Cette description du site d’Ilakaka peut s’appliquer à bien d’autres dont le nombre augmente plus ou moins régulièrement en fonction des découvertes. Au sud de Madagascar, à 25 km de Sakaraha se trouve le gisement d’Ankiliabo. Les mineurs clandestins s’enfoncent sous terre dans d’étroits et profonds puits. La terre extraite est remontée en surface au moyen de seaux dont s’emparent femmes et enfants pour la tamiser dans les eaux du fleuve Fiherenana. La teneur de ce filon serait de 1,5g de saphir par mètre cube de terre.

© AFP GIANLUIGI GUERCIA

Beauté du saphir

Pourraient également être cités, Maromiandry, Vohimena, Sakalama, Andilamena, etc… Un site, cependant, mérite, une mention particulière. Il se trouve à 80 km de Nosy Bé, à proximité d’une agglomération du nom d’ Ambodromifehy. Exploité depuis 1996, on y découvre le plus rare des saphirs, le saphir rubané à l’apparence étoilée. Depuis l’antiquité, cette pierre est réputée pour son pouvoir censé favoriser la vie spirituelle. Les hindous comparent cette pierre au 3e œil. Une pierre sur 10 000 offre cette particularité et la production malgache est réputée être la plus belle au monde.

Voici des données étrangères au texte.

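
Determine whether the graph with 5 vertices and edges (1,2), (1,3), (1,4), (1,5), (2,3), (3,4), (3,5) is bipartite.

Step 1: Attempt 2-coloring using BFS:
  Start at vertex 1, assign color 0
  Color vertex 2 with color 1 (neighbor of 1)
  Color vertex 3 with color 1 (neighbor of 1)
  Color vertex 4 with color 1 (neighbor of 1)
  Color vertex 5 with color 1 (neighbor of 1)

Step 2: Conflict found! Vertices 2 and 3 are adjacent but have the same color.
This means the graph contains an odd cycle.

The graph is NOT bipartite.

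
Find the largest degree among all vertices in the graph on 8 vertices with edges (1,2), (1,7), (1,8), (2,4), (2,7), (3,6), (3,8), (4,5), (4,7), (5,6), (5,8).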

La législation prévoit que tout mineur déclaré est censé tenir un registre d’extraction et que chaque pierre doit être accompagnée de son certificat d’origine. Bien peu respectent cette réglementation. Les mineurs sont ceux qui courent le plus de risques et ce sont ceux qui gagnent le moins. La plus grande partie du commerce des pierres précieuses est aux mains de réseaux illicites ce qui entraine une importante perte de revenus pour l’état malgache. Depuis quelque temps, la prospection du saphir commence à être un peu délaissée par rapport à celle de l’or. La revente du métal jaune est moins aléatoire que celle du saphir dont le prix varie en fonction de nombreux facteurs : rareté, taille, couleur et défaut.